HOUSTON — Absent poll workers and technical hiccups are causing isolated delays leading to some voters having to wait to cast their primary ballots in two major Texas cities.

In Houston Tuesday morning, some voters scrambled to find where to go after a Harris County website that directs voters to polling places went down for about 90 minutes. County elections spokesperson Nadia Hakim told the Houston Chronicle that an online list of polling places and a voter information phone line remained active during that time.

In Fort Worth, a handful of poll workers did not show up as scheduled, delaying the opening of some polling places in Tarrant County.

Tarrant County’s Elections Administrator Heider Garcia told WFAA-TV that the county was short 10 Democratic poll workers and two from the Republican side. He says the county was able to open all its polling places by 11 a.m.

AUSTIN, Texas — Polls are open in Texas for the nation’s first primary of the 2022 midterm elections.

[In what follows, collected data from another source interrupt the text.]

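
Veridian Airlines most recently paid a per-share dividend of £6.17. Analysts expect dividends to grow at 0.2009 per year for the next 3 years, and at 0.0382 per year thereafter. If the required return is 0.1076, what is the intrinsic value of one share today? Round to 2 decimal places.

Two-stage DDM. Project D₁…D_3 at 0.2009, terminal growth 0.0382, discount at r = 0.1076.
D_1 = 7.4096
D_2 = 8.8981
D_3 = 10.6858
Terminal value at t=3: TV = D_4/(r−g) = 11.0940/(0.1076−0.0382) = 159.8554
P₀ = 7.4096/(1+0.1076)^1 + 8.8981/(1+0.1076)^2 + 10.6858/(1+0.1076)^3 + 159.8554/(1+0.1076)^3 = 139.4536

£139.45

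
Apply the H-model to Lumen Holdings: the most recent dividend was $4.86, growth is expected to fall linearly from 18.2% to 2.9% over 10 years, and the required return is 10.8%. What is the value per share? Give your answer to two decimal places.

H-model: P₀ = D₀[(1+g_L) + H(g_S−g_L)]/(r−g_L), with H = 10/2 = 5.
P₀ = 4.86 × [(1+0.029) + 5×(0.182−0.029)] / (0.108−0.029)
   = 4.86 × 1.7940 / 0.079 = 110.3651

$110.37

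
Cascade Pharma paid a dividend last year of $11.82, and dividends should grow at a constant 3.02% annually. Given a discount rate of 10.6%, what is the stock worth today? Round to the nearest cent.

Gordon growth model: P₀ = D₁/(r − g). D₁ = 11.82 × (1 + 0.0302) = 12.1770.
P₀ = 12.1770 / (0.106 − 0.0302) = 12.1770 / 0.0758 = 160.6460

$160.65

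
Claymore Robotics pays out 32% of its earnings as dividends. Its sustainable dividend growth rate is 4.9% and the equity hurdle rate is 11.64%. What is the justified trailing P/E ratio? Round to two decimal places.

4.98

Justified trailing P/E = b(1+g)/(r−g) = 0.32×(1+0.049)/(0.1164−0.049) = 4.9804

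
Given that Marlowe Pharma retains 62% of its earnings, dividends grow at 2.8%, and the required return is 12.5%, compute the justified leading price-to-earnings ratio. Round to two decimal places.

3.92

Payout ratio b = 1 − 0.62 = 0.38.
Justified leading P/E = b/(r−g) = 0.38/(0.125−0.028) = 3.9175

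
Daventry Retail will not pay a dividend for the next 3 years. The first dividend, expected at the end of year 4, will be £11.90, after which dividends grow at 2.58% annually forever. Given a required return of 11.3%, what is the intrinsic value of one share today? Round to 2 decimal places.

Deferred-dividend DDM. At t=3 the remaining stream is a growing perpetuity with first payment D_4 = 11.90.
V_3 = D_4/(r−g) = 11.90/(0.113−0.0258) = 136.4679
P₀ = V_3/(1+r)^3 = 136.4679/(1+0.113)^3 = 98.9794

£98.98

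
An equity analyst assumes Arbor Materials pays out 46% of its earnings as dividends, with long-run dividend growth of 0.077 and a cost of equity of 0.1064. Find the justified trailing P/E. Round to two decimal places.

Justified trailing P/E = b(1+g)/(r−g) = 0.46×(1+0.077)/(0.1064−0.077) = 16.8510

16.85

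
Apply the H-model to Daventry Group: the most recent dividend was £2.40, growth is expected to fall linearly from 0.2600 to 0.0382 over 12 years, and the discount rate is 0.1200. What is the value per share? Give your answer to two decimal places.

£69.51

H-model: P₀ = D₀[(1+g_L) + H(g_S−g_L)]/(r−g_L), with H = 12/2 = 6.
P₀ = 2.40 × [(1+0.0382) + 6×(0.26−0.0382)] / (0.12−0.0382)
   = 2.40 × 2.3690 / 0.0818 = 69.5061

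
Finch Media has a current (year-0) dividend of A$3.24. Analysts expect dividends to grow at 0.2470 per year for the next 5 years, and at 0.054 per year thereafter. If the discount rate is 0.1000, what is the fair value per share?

Two-stage DDM. Project D₁…D_5 at 0.247, terminal growth 0.054, discount at r = 0.1.
D_1 = 4.0403
D_2 = 5.0382
D_3 = 6.2827
D_4 = 7.8345
D_5 = 9.7696
Terminal value at t=5: TV = D_6/(r−g) = 10.2972/(0.1−0.054) = 223.8515
P₀ = 4.0403/(1+0.1)^1 + 5.0382/(1+0.1)^2 + 6.2827/(1+0.1)^3 + 7.8345/(1+0.1)^4 + 9.7696/(1+0.1)^5 + 223.8515/(1+0.1)^5 = 162.9685

A$162.97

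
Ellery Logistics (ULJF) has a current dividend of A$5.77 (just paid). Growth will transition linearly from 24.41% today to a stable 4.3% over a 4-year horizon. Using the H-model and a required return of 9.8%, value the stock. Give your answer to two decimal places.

H-model: P₀ = D₀[(1+g_L) + H(g_S−g_L)]/(r−g_L), with H = 4/2 = 2.
P₀ = 5.77 × [(1+0.043) + 2×(0.2441−0.043)] / (0.098−0.043)
   = 5.77 × 1.4452 / 0.055 = 151.6146

A$151.61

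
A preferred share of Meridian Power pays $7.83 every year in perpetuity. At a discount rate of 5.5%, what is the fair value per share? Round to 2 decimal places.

Zero-growth DDM (perpetuity): P₀ = D/r = 7.83 / 0.055 = 142.3636

$142.36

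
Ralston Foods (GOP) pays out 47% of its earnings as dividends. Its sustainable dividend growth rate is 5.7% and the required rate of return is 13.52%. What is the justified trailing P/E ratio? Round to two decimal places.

6.35

Justified trailing P/E = b(1+g)/(r−g) = 0.47×(1+0.057)/(0.1352−0.057) = 6.3528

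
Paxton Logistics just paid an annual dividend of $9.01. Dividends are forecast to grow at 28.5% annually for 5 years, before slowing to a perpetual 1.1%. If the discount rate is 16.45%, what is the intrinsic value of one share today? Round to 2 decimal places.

$158.21

Two-stage DDM. Project D₁…D_5 at 0.285, terminal growth 0.011, discount at r = 0.1645.
D_1 = 11.5778
D_2 = 14.8775
D_3 = 19.1176
D_4 = 24.5662
D_5 = 31.5675
Terminal value at t=5: TV = D_6/(r−g) = 31.9148/(0.1645−0.011) = 207.9137
P₀ = 11.5778/(1+0.1645)^1 + 14.8775/(1+0.1645)^2 + 19.1176/(1+0.1645)^3 + 24.5662/(1+0.1645)^4 + 31.5675/(1+0.1645)^5 + 207.9137/(1+0.1645)^5 = 158.2131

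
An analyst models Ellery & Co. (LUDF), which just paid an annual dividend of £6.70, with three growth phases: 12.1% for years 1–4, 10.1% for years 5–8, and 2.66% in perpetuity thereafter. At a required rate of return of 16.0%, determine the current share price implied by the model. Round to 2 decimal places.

Three-stage DDM. Project D₁…D_8; terminal Gordon value at t=8 with g = 0.0266; discount at r = 0.16.
D_1 = 7.5107
D_2 = 8.4195
D_3 = 9.4383
D_4 = 10.5803
D_5 = 11.6489
D_6 = 12.8254
D_7 = 14.1208
D_8 = 15.5470
TV_8 = 15.9605/(0.16−0.0266) = 119.6443
P₀ = Σ Dₜ/(1+r)ᵗ + TV_8/(1+r)^8 = 81.6653

£81.67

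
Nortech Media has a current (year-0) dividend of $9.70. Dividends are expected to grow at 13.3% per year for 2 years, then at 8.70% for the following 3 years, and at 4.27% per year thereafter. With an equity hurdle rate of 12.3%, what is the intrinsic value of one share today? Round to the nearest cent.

$163.69

Three-stage DDM. Project D₁…D_5; terminal Gordon value at t=5 with g = 0.0427; discount at r = 0.123.
D_1 = 10.9901
D_2 = 12.4518
D_3 = 13.5351
D_4 = 14.7126
D_5 = 15.9926
TV_5 = 16.6755/(0.123−0.0427) = 207.6653
P₀ = Σ Dₜ/(1+r)ᵗ + TV_5/(1+r)^5 = 163.6910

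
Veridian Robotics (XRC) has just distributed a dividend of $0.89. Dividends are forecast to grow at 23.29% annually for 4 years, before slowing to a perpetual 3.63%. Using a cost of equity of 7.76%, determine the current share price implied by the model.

Two-stage DDM. Project D₁…D_4 at 0.2329, terminal growth 0.0363, discount at r = 0.0776.
D_1 = 1.0973
D_2 = 1.3528
D_3 = 1.6679
D_4 = 2.0564
Terminal value at t=4: TV = D_5/(r−g) = 2.1310/(0.0776−0.0363) = 51.5985
P₀ = 1.0973/(1+0.0776)^1 + 1.3528/(1+0.0776)^2 + 1.6679/(1+0.0776)^3 + 2.0564/(1+0.0776)^4 + 51.5985/(1+0.0776)^4 = 43.3066

$43.31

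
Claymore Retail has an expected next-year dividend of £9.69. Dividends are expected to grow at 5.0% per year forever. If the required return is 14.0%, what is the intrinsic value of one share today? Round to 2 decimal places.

Gordon growth model: P₀ = D₁/(r − g), with D₁ = 9.69 given directly.
P₀ = 9.6900 / (0.14 − 0.05) = 9.6900 / 0.09 = 107.6667

£107.67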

Voters on Tuesday are picking nominees for governor, congressional seats and more. The results in Texas will offer an early test of former President Donald Trump’s continued strength in the GOP and whether Democrats can hold the line with Hispanic voters along the border.

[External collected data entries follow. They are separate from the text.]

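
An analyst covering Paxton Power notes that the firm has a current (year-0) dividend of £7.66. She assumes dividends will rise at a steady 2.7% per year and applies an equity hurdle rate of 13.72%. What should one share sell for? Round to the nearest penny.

Gordon growth model: P₀ = D₁/(r − g). D₁ = 7.66 × (1 + 0.027) = 7.8668.
P₀ = 7.8668 / (0.1372 − 0.027) = 7.8668 / 0.1102 = 71.3868

£71.39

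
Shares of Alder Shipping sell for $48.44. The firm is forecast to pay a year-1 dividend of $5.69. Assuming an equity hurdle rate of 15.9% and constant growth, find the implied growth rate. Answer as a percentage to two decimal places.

4.15%

From P₀ = D₁/(r − g), the implied growth is g = r − D₁/P₀.
g = 0.159 − 5.69/48.44 = 0.159 − 0.11746 = 0.04154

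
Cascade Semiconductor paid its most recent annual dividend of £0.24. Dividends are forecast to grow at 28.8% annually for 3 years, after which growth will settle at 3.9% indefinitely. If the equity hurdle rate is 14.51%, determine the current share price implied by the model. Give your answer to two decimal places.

Two-stage DDM. Project D₁…D_3 at 0.288, terminal growth 0.039, discount at r = 0.1451.
D_1 = 0.3091
D_2 = 0.3981
D_3 = 0.5128
Terminal value at t=3: TV = D_4/(r−g) = 0.5328/(0.1451−0.039) = 5.0218
P₀ = 0.3091/(1+0.1451)^1 + 0.3981/(1+0.1451)^2 + 0.5128/(1+0.1451)^3 + 5.0218/(1+0.1451)^3 = 4.2596

£4.26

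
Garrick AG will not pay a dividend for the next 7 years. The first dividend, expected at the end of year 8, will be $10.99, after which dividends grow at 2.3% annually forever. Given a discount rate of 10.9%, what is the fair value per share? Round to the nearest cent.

$61.94

Deferred-dividend DDM. At t=7 the remaining stream is a growing perpetuity with first payment D_8 = 10.99.
V_7 = D_8/(r−g) = 10.99/(0.109−0.023) = 127.7907
P₀ = V_7/(1+r)^7 = 127.7907/(1+0.109)^7 = 61.9410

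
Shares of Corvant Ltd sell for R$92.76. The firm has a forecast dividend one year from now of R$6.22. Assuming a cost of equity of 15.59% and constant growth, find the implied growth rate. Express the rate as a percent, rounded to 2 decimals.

From P₀ = D₁/(r − g), the implied growth is g = r − D₁/P₀.
g = 0.1559 − 6.22/92.76 = 0.1559 − 0.06705 = 0.08885

8.88%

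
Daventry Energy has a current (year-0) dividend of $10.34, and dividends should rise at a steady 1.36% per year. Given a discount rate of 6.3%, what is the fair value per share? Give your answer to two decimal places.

$212.16

Gordon growth model: P₀ = D₁/(r − g). D₁ = 10.34 × (1 + 0.0136) = 10.4806.
P₀ = 10.4806 / (0.063 − 0.0136) = 10.4806 / 0.0494 = 212.1584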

It’s also the first election under new Texas voting restrictions that have resulted in thousands of rejected mail ballots. Texas is among at least 18 states that will hold elections this year under tougher rules, some of which were driven by Trump’s false claims of widespread fraud in 2020.

The biggest races include Republican Texas Attorney General Ken Paxton trying to keep his job while under the cloud of an FBI investigation. His challengers include George P. Bush, the Texas land commissioner and last member of his famous family who is still in office.

Republican Gov. Greg Abbott has spent months looking past the primary and campaigning against Democrat Beto O’Rourke, the former presidential candidate who is in line to lock up his party’s nomination for governor.